Yeah, I know you don’t want to go out when you’ve just lost a relationship. But try it anyway. Take baby steps. Get out of bed and sit on the couch and watch tv, yoru favorite movie or play an involving video game. Then the next day, go out to your front or backyard and find a place to sit and read a book or a comic or play on your iPad if you have one. Then the next day, get in your car and go somewhere. Get coffee, discover a new restaurant. Then when you’re up to it, go out with friends, talk to them on the phone, text them, or better yet, meet up with them. Hang out with friends or family, let them pamper you. You’ve just lost a boyfriend/girlfriend, they’ll most likely be sympathetic. Revel in that for a little while.

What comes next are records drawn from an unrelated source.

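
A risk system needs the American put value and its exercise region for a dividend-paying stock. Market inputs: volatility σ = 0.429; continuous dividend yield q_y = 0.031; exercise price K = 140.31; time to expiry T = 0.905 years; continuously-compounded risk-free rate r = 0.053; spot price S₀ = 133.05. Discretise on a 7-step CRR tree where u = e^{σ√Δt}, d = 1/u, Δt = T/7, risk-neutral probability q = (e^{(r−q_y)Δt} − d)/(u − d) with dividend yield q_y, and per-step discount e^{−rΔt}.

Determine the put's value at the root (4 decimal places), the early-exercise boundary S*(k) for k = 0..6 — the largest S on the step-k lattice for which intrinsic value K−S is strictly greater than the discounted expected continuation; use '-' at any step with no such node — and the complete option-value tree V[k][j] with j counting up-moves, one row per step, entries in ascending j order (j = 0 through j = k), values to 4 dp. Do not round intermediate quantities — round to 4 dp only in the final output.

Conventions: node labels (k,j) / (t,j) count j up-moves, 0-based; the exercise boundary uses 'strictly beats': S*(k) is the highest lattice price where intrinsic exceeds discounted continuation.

price = 24.5615
boundary = - - - 83.7610 71.7878 83.7610 97.7311
tree:
24.5615
33.5760 14.7838
44.4006 21.8948 7.0038
56.5490 31.3889 11.5389 2.0067
68.5222 43.2094 18.5557 3.8173 0.0000
78.7839 56.5490 28.8408 7.2618 0.0000 0.0000
87.5787 68.5222 42.5789 13.8141 0.0000 0.0000 0.0000
95.1163 78.7839 56.5490 26.2788 0.0000 0.0000 0.0000 0.0000

Δt=0.12929  u=1.16679  d=0.85706  q=0.47071  discount=0.99317
step 7 (expiry): payoffs max(K−S,0) = 95.1163 78.7839 56.5490 26.2788 0.0000 0.0000 0.0000 0.0000
step 6: (k=6,j=0): S=52.7313, K−S=87.5787, hold=86.8315 ⇒ V=87.5787 exercise | (k=6,j=1): S=71.7878, K−S=68.5222, hold=67.8512 ⇒ V=68.5222 exercise | (k=6,j=2): S=97.7311, K−S=42.5789, hold=42.0117 ⇒ V=42.5789 exercise | (k=6,j=3): S=133.0500, K−S=7.2600, hold=13.8141 ⇒ V=13.8141 continue | (k=6,j=4): S=181.1328, K−S=0.0000, hold=0.0000 ⇒ V=0.0000 continue | (k=6,j=5): S=246.5921, K−S=0.0000, hold=0.0000 ⇒ V=0.0000 continue | (k=6,j=6): S=335.7077, K−S=0.0000, hold=0.0000 ⇒ V=0.0000 continue  boundary S*=97.7311
step 5: (k=5,j=0): S=61.5261, K−S=78.7839, hold=78.0718 ⇒ V=78.7839 exercise | (k=5,j=1): S=83.7610, K−S=56.5490, hold=55.9259 ⇒ V=56.5490 exercise | (k=5,j=2): S=114.0312, K−S=26.2788, hold=28.8408 ⇒ V=28.8408 continue | (k=5,j=3): S=155.2408, K−S=0.0000, hold=7.2618 ⇒ V=7.2618 continue | (k=5,j=4): S=211.3431, K−S=0.0000, hold=0.0000 ⇒ V=0.0000 continue | (k=5,j=5): S=287.7201, K−S=0.0000, hold=0.0000 ⇒ V=0.0000 continue  boundary S*=83.7610
step 4: (k=4,j=0): S=71.7878, K−S=68.5222, hold=67.8512 ⇒ V=68.5222 exercise | (k=4,j=1): S=97.7311, K−S=42.5789, hold=43.2094 ⇒ V=43.2094 continue | (k=4,j=2): S=133.0500, K−S=7.2600, hold=18.5557 ⇒ V=18.5557 continue | (k=4,j=3): S=181.1328, K−S=0.0000, hold=3.8173 ⇒ V=3.8173 continue | (k=4,j=4): S=246.5921, K−S=0.0000, hold=0.0000 ⇒ V=0.0000 continue  boundary S*=71.7878
step 3: (k=3,j=0): S=83.7610, K−S=56.5490, hold=56.2207 ⇒ V=56.5490 exercise | (k=3,j=1): S=114.0312, K−S=26.2788, hold=31.3889 ⇒ V=31.3889 continue | (k=3,j=2): S=155.2408, K−S=0.0000, hold=11.5389 ⇒ V=11.5389 continue | (k=3,j=3): S=211.3431, K−S=0.0000, hold=2.0067 ⇒ V=2.0067 continue  boundary S*=83.7610
step 2: (k=2,j=0): S=97.7311, K−S=42.5789, hold=44.4006 ⇒ V=44.4006 continue | (k=2,j=1): S=133.0500, K−S=7.2600, hold=21.8948 ⇒ V=21.8948 continue | (k=2,j=2): S=181.1328, K−S=0.0000, hold=7.0038 ⇒ V=7.0038 continue  boundary S*=-
step 1: (k=1,j=0): S=114.0312, K−S=26.2788, hold=33.5760 ⇒ V=33.5760 continue | (k=1,j=1): S=155.2408, K−S=0.0000, hold=14.7838 ⇒ V=14.7838 continue  boundary S*=-
step 0: (k=0,j=0): S=133.0500, K−S=7.2600, hold=24.5615 ⇒ V=24.5615 continue  boundary S*=-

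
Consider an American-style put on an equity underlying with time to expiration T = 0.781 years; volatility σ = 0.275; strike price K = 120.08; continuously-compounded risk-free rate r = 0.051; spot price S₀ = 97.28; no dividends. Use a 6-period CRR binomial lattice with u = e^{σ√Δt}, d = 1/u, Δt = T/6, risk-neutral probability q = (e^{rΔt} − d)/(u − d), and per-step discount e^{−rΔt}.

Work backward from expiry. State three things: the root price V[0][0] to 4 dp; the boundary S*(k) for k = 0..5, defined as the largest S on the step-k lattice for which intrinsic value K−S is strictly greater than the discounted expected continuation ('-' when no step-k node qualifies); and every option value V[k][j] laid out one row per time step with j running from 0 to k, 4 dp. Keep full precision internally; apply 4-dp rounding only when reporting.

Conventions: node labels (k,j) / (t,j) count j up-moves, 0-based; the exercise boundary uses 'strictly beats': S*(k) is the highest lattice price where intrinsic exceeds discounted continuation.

params: Δt=0.13017 u=1.10431 d=0.90555 q=0.50873 e^(-rΔt)=0.99338
t_6 payoffs: 66.4399 54.6665 40.3089 22.8000 1.4481 0.0000 0.0000
t_5: node(5,0) S=59.2350 payoff=60.8450 vs cont=60.0505 → 60.8450 [stop]  node(5,1) S=72.2365 payoff=47.8435 vs cont=47.0490 → 47.8435 [stop]  node(5,2) S=88.0916 payoff=31.9884 vs cont=31.1939 → 31.9884 [stop]  node(5,3) S=107.4268 payoff=12.6532 vs cont=11.8587 → 12.6532 [stop]  node(5,4) S=131.0059 payoff=0.0000 vs cont=0.7067 → 0.7067 [wait]  node(5,5) S=159.7603 payoff=0.0000 vs cont=0.0000 → 0.0000 [wait]  ⇒ S*(5)=107.4268
t_4: node(4,0) S=65.4135 payoff=54.6665 vs cont=53.8720 → 54.6665 [stop]  node(4,1) S=79.7711 payoff=40.3089 vs cont=39.5144 → 40.3089 [stop]  node(4,2) S=97.2800 payoff=22.8000 vs cont=22.0055 → 22.8000 [stop]  node(4,3) S=118.6319 payoff=1.4481 vs cont=6.5322 → 6.5322 [wait]  node(4,4) S=144.6704 payoff=0.0000 vs cont=0.3449 → 0.3449 [wait]  ⇒ S*(4)=97.2800
t_3: node(3,0) S=72.2365 payoff=47.8435 vs cont=47.0490 → 47.8435 [stop]  node(3,1) S=88.0916 payoff=31.9884 vs cont=31.1939 → 31.9884 [stop]  node(3,2) S=107.4268 payoff=12.6532 vs cont=14.4280 → 14.4280 [wait]  node(3,3) S=131.0059 payoff=0.0000 vs cont=3.3621 → 3.3621 [wait]  ⇒ S*(3)=88.0916
t_2: node(2,0) S=79.7711 payoff=40.3089 vs cont=39.5144 → 40.3089 [stop]  node(2,1) S=97.2800 payoff=22.8000 vs cont=22.9024 → 22.9024 [wait]  node(2,2) S=118.6319 payoff=1.4481 vs cont=8.7403 → 8.7403 [wait]  ⇒ S*(2)=79.7711
t_1: node(1,0) S=88.0916 payoff=31.9884 vs cont=31.2456 → 31.9884 [stop]  node(1,1) S=107.4268 payoff=12.6532 vs cont=15.5939 → 15.5939 [wait]  ⇒ S*(1)=88.0916
t_0: node(0,0) S=97.2800 payoff=22.8000 vs cont=23.4916 → 23.4916 [wait]  ⇒ S*(0)=-

price = 23.4916
boundary = - 88.0916 79.7711 88.0916 97.2800 107.4268
tree:
23.4916
31.9884 15.5939
40.3089 22.9024 8.7403
47.8435 31.9884 14.4280 3.3621
54.6665 40.3089 22.8000 6.5322 0.3449
60.8450 47.8435 31.9884 12.6532 0.7067 0.0000
66.4399 54.6665 40.3089 22.8000 1.4481 0.0000 0.0000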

Time will pass, and you’ll notice it hurts less. Every day you go to work its easier to concentrate, to not get distracted by the loss. More time will pass and you think about it less. You stop begging them to come back and you can accept they’re not coming back. And as each new day comes and goes is a new day for you to grow and to become you again. And then…you’ll find a day when you’re happy. You’re laughing, you’re smiling, and the thought of your ex is much more distant. And finally, after months (yes it might take that long) you feel good, you’re fine being single, you’re doing things you love and you’re appreciating your friends and family more. And the last step, after how ever long it took you to get comfortable and after hopefully indulging in your singlehood, you find yourself ready to date again. If your’e in it you may be asking yourself, “Why would I want to date again?” Because we all move on, time heals wounds and you are capable of love. And you find yourself loving again.

So either you’re empowered right off the bat, or maybe you need time to find that power you need to move on, either way it happens. Just know that the world is not over, the world has not stopped turning, and life moves forward, and so will you. You might not see it now, but you will, and you’ll feel fantastic.